The white, creamy sauce was easy to make (I used the Vita-Mix, but the book suggests a food processor) and I made it ahead of time and refrigerated it until  it was time to use it.  Next I made the dough, using the optional oil and salt.  Mark prefers to knead it in an automatic bread machine.  I've done this before and it works beautifully, but this time I was rushing out the door and had only a few minutes to make it.  So I took some liberties and used an almost-no-knead method (even though the dough is firmer than the usual no-knead type), kneading the dough by hand in the bowl for only a minute and leaving it in a covered bowl on the kitchen counter for about 5 hours.  This long, slow rise develops the gluten as if it had been kneaded in the old way, and also develops a flavorful dough.  (Sorry, Mark, for departing from the exact technique, but it worked really well both times I made it!)

When I got back home I made the Classic Tomato sauce (a double recipe, since I had a 28 oz. can of tomatoes).  It is a full-flavored sauce, what I would call a "winter" sauce.  Made with fresh tomatoes, it would have been lighter-- I'll try that when I have some decent fresh tomatoes.

I followed Mark's directions for baking, but I used a large cast iron skillet (preheated with the oven) instead of a baking sheet or pizza pan. I used my own method of stretching the dough to make two thin-crust "personal" pizzas.  The result?  As you can see from the pictures below, great-looking pizza, and you will have to take my word for it that it was just as delicious!  Bravo, Mark!
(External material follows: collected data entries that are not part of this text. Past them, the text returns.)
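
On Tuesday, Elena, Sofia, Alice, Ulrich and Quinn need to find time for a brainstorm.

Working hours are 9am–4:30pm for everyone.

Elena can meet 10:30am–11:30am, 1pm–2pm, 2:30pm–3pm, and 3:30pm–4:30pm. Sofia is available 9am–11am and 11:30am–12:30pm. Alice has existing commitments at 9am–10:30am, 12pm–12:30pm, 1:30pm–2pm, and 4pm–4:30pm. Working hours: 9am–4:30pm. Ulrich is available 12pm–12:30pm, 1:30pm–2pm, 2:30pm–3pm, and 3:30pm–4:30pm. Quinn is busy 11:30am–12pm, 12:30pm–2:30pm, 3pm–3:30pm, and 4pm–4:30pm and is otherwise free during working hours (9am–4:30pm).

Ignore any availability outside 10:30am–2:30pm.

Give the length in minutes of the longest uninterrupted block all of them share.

0 minutes

Alice free within 09:00–16:30: 10:30–12:00, 12:30–13:30, 14:00–16:00.
Quinn free within 09:00–16:30: 09:00–11:30, 12:00–12:30, 14:30–15:00, 15:30–16:00.
Elena ∩ Sofia: 10:30–11:00.
Elena ∩ Sofia ∩ Alice: 10:30–11:00.
Elena ∩ Sofia ∩ Alice ∩ Ulrich: (none).
Elena ∩ Sofia ∩ Alice ∩ Ulrich ∩ Quinn: (none).
Restricted to 10:30–14:30: (none).
No common window.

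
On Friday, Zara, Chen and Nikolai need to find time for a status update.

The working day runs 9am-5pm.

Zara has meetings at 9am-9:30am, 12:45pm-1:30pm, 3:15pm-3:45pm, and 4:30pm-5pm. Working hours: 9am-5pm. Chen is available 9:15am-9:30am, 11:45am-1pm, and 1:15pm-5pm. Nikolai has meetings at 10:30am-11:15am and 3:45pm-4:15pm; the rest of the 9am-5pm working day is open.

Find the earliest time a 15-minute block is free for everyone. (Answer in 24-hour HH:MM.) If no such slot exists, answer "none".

11:45

Zara free within 09:00–17:00: 09:30–12:45, 13:30–15:15, 15:45–16:30.
Nikolai free within 09:00–17:00: 09:00–10:30, 11:15–15:45, 16:15–17:00.
Zara ∩ Chen: 11:45–12:45, 13:30–15:15, 15:45–16:30.
Zara ∩ Chen ∩ Nikolai: 11:45–12:45, 13:30–15:15, 16:15–16:30.
Windows ≥ 15 min: 11:45–12:45, 13:30–15:15, 16:15–16:30.
Earliest such window starts at 11:45.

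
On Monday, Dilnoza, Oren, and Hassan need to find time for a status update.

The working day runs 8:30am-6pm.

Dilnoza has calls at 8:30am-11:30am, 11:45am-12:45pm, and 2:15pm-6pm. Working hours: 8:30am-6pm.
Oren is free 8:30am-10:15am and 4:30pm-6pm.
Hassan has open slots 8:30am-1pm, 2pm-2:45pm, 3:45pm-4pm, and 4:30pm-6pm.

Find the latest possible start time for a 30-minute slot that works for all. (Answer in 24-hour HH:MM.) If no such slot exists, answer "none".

Dilnoza free within 08:30–18:00: 11:30–11:45, 12:45–14:15.
Dilnoza ∩ Oren: (none).
Dilnoza ∩ Oren ∩ Hassan: (none).
Windows ≥ 30 min: (none).

none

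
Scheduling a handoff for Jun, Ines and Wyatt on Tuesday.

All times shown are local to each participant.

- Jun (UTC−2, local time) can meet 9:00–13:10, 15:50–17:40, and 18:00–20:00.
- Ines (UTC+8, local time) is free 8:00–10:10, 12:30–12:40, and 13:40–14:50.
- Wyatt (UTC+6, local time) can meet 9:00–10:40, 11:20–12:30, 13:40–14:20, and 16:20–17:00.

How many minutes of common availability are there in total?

0 minutes

Jun → UTC: 11:00–15:10, 17:50–19:40, 20:00–22:00.
Ines → UTC: 00:00–02:10, 04:30–04:40, 05:40–06:50.
Wyatt → UTC: 03:00–04:40, 05:20–06:30, 07:40–08:20, 10:20–11:00.
Jun ∩ Ines: (none).
Jun ∩ Ines ∩ Wyatt: (none).
Total common minutes: 0.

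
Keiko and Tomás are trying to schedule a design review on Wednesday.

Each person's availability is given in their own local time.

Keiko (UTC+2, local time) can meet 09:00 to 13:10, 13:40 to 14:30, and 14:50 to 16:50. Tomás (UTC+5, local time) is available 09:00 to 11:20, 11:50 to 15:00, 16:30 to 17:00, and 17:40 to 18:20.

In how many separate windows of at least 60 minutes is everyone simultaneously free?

Keiko → UTC: 07:00–11:10, 11:40–12:30, 12:50–14:50.
Tomás → UTC: 04:00–06:20, 06:50–10:00, 11:30–12:00, 12:40–13:20.
Keiko ∩ Tomás: 07:00–10:00, 11:40–12:00, 12:50–13:20.
Windows ≥ 60 min: 07:00–10:00.
That's 1 window.

1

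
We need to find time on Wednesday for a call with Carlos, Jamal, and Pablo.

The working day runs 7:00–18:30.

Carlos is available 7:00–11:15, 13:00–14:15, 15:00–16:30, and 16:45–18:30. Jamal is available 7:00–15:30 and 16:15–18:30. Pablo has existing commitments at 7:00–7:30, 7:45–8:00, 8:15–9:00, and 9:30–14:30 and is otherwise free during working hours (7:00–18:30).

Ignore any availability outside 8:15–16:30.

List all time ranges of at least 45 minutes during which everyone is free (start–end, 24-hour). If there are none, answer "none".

none

Pablo free within 07:00–18:30: 07:30–07:45, 08:00–08:15, 09:00–09:30, 14:30–18:30.
Carlos ∩ Jamal: 07:00–11:15, 13:00–14:15, 15:00–15:30, 16:15–16:30, 16:45–18:30.
Carlos ∩ Jamal ∩ Pablo: 07:30–07:45, 08:00–08:15, 09:00–09:30, 15:00–15:30, 16:15–16:30, 16:45–18:30.
Restricted to 08:15–16:30: 09:00–09:30, 15:00–15:30, 16:15–16:30.
Windows ≥ 45 min: (none).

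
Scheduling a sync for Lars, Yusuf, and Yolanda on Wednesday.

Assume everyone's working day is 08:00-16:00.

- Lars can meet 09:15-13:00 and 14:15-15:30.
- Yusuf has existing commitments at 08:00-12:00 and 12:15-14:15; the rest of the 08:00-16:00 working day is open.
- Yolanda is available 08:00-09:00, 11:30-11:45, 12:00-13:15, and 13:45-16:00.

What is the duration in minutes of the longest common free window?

Yusuf free within 08:00–16:00: 12:00–12:15, 14:15–16:00.
Lars ∩ Yusuf: 12:00–12:15, 14:15–15:30.
Lars ∩ Yusuf ∩ Yolanda: 12:00–12:15, 14:15–15:30.
Common window lengths: 15, 75 min; longest is 75.

75 minutes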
I used a squeeze-bottle to apply the cheesey sauce over the tomato sauce, avoiding  "blobs" or having the two sauces run into eachother.
I added some thin slices of fresh basil from a pot on my deck, and then topped it off with the juicy oven-roasted bell peppers and mushrooms (you can roast the veggies while the oven is preheating):

 Baking the pizza in a large cast iron skillet, transferring the pizza using baking parchment:

The result!



Anonymous said...

oooh that looks incredible! i love the cheeze swirl! :)

radioactivegan said...

That pizza looks really delicious! I wish I hadn't already had dinner :)

Anonymous said...

I love this book and have made several of Mark's recipes to great effect. Nice review

Southern Purple Veggie said...

This looks delicious!

Betsy DiJulio said...

You had me at the description of all of the different kinds of "cheese" sauces! I thought I was pretty well versed in vegan cheese sauces, but grain-based? Who knew? Thanks for enlightening and inspiring me!